Ways in which this project is different from AlphaZero and AlphaGo Zero:

  • HybridAlpha uses symmetries, unlike AlphaZero. AlphaGo Zero also uses symmetries.

  • HybridAlpha uses the evaluation phase, unlike ALphaZero. AlphaGo Zero also uses the evaluation phase.

  • HybridAlpha has the goal of mastering any 2-player, perfect information, zero-sum game. This goal is similar to AlphaZero. However, AlphaGo Zero is only capable of mastering the game of GO.

  • HybridAlpha uses a network very similar to those provided by AlphaZero and AlphaGo Zero. However, due to the constraints of running and training on resource constrained systems, the shapes of the input and output of the network are smaller. Without this constraint, HybridAlpha can't be run on resource constrained systems.

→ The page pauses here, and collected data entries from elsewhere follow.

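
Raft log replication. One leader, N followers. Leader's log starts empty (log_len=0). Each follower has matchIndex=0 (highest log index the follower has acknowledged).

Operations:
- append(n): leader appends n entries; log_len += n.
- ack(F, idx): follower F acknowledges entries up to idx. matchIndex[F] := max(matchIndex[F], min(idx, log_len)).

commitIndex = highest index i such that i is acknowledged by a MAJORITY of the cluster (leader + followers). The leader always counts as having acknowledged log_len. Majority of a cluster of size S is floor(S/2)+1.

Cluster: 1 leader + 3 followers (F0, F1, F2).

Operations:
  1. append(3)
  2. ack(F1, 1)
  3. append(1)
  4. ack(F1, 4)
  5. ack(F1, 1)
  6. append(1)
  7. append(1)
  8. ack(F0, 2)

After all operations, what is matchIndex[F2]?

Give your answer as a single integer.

Answer: 0

Derivation:
Op 1: append 3 -> log_len=3
Op 2: F1 acks idx 1 -> match: F0=0 F1=1 F2=0; commitIndex=0
Op 3: append 1 -> log_len=4
Op 4: F1 acks idx 4 -> match: F0=0 F1=4 F2=0; commitIndex=0
Op 5: F1 acks idx 1 -> match: F0=0 F1=4 F2=0; commitIndex=0
Op 6: append 1 -> log_len=5
Op 7: append 1 -> log_len=6
Op 8: F0 acks idx 2 -> match: F0=2 F1=4 F2=0; commitIndex=2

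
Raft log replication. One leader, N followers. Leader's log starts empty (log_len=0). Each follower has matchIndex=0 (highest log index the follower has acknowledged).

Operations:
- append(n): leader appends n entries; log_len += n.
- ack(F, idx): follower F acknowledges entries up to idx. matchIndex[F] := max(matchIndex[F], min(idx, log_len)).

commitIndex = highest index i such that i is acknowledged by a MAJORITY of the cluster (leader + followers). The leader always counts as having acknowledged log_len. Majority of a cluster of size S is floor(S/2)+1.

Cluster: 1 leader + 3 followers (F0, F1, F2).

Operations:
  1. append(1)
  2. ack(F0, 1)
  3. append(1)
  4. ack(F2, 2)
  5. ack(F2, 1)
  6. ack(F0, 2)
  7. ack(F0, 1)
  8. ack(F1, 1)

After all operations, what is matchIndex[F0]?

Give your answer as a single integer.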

  • HybridAlpha is a sequential algorithm, which means that the generation, training and validation phases executes in parallel. This was done in order to be able to use this algorithm on a resource-constrained system. AlphaZero and AlphaGo Zero are heavily parallelized.

It seems that by using symmetries and evaluation phase, HybridAlpha is better compared with a sequential implementation of AlphaZero when running and training on resource constrained system and when AlphaZero has the same input-output shape as HybridAlpha. Without this constraint, AlphaZero can't be run on resource constrained system and i am unable to test the performances of HybridAlpha against AlphaZero.

How to run the program

In order to pit the network against another network/Greed/Random/Alpha-Beta/Human player you need to run pit.py.

In order to train the network you need to run main.py

MakeGraph.py is the tool used for generating graphs based on the data that is logged during training

You will find a list of parameters that you want to set in each scritpt. Modify the parameters there in order to take effect.

To use a game of your choice, subclass the classes in Game.py and NeuralNet.py and implement their functions. Example implementations for Othello can be found in othello/OthelloGame.py and othello/{pytorch,keras,tensorflow}/NNet.py.

Coach.py contains the core training loop and MCTS.py performs the Monte Carlo Tree Search. Additional neural network parameters are in, for example, othello/{pytorch,keras,tensorflow}/NNet.py (cuda flag, batch size, epochs, learning rate etc.).

All games include a Tensorflow implementation as close as possible to that provided by AlphaZero and AlphaGo Zero. For keras/pythorch, the networks are very small and they can't do anything.